IGF-1, testosterone, estrogen, etc... they all seem to have optimal health benefits when in an "ideal range". Too low is bad. Too high is also bad. No free lunch it seems.
anonnon
People actually take DHEA? Aren't testosterone prohormones extremely unpredictable, with possible aromatization of testosterone into estrogen and conversion of testosterone into DHT as side effects?
nonameiguess
I have no idea if there's any way to know how common it is, but it can be recommended as an anti-aging supplement for people over 55 who have specifically tested as being low in DHEA. It's not widely discussed in any kind of fitness space I've ever looked at other than teenage SARMS users who know they need to supplement with what they usually call a "testosterone base" because taking any SARM will tank natural test production. Couple that with widespread aversion to needles, which is why they're using SARMS rather than steroids in the first place, and you might sometimes see people trying to use DHEA, which isn't going to do jack shit but they'll use it anyway.

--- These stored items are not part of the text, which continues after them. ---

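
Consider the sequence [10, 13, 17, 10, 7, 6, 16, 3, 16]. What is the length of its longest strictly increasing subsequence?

3

One longest increasing subsequence is 10, 13, 17 (positions 1,2,3), of length 3; no longer one exists.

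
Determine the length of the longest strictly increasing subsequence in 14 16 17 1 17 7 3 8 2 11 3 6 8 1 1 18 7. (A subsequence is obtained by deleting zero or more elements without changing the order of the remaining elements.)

Let dp[i] be the longest increasing subsequence ending at position i. Then dp = [1, 2, 3, 1, 3, 2, 2, 3, 2, 4, 3, 4, 5, 1, 1, 6, 5].
The maximum is 6; one witness is 1, 2, 3, 6, 8, 18 at positions 4,9,11,12,13,16.

6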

It's also one of those dubious bullshit upsell add-ons you'll see in men's clinics that exist to give people who don't need it prescriptions for TRT.
Lifelong supplementation that would be equivalent to a genetic predisposition to making more of it naturally has to be exceedingly rare, though, probably to the point that zero people ever have done it.

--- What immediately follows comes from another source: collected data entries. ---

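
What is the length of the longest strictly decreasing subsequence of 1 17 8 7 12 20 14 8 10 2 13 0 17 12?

5

One longest decreasing subsequence is 17, 8, 7, 2, 0 (positions 2,3,4,10,12), of length 5; no longer one exists.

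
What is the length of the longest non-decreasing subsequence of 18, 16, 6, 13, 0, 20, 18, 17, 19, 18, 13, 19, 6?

One longest non-decreasing subsequence is 6, 13, 18, 19, 19 (positions 3,4,7,9,12), of length 5; no longer one exists.

5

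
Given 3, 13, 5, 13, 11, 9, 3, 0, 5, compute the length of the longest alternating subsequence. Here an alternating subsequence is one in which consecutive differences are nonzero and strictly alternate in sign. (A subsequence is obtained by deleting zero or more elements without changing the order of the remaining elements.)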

Junk study. Literally everything about it is garbage. I know that I shouldn't be, but I'm astounded that this passed peer review.
The manuscript's claim that DHEA-S shortens male lifespan relies on a fundamentally flawed Mendelian randomization (MR) analysis. The core problem is extremely weak genetic instruments: Only 3 variants per sex, explaining just 1% of DHEA-S variance (!), likely inflated by a small discovery cohort. These variants are also pleiotropic (affecting multiple steroid/metabolic pathways), and thus violate a key MR assumption. With only 3 variants, standard pleiotropy tests (MR-Egger, weighted median) are useless. Under the circumstances, claims of "no pleiotropy" are completely untenable.
Critical biases compound this: Adjusting the exposure GWAS for BMI introduces collider bias. Using noisy parental lifespan as a proxy outcome injects measurement error, socio-economic confounding, and sex-discordant genetic issues. Statistical power is overstated, and multiple testing (10+ primary tests) is ignored -- the key lifespan finding wouldn't survive correction.
Also LOL(!!!) at using this junk to push policy recommendations against DHEA supplements. Is this a hatchet job funded by a private interest group?! Even if we take the most generous interpretation of their findings, MR assesses lifelong genetic exposure, not short-term supplementation in relevant populations.
And basically it's a textbook case of why so much of the scientific literature is junk. Maybe I'll seriously write the editors a letter regarding this paper.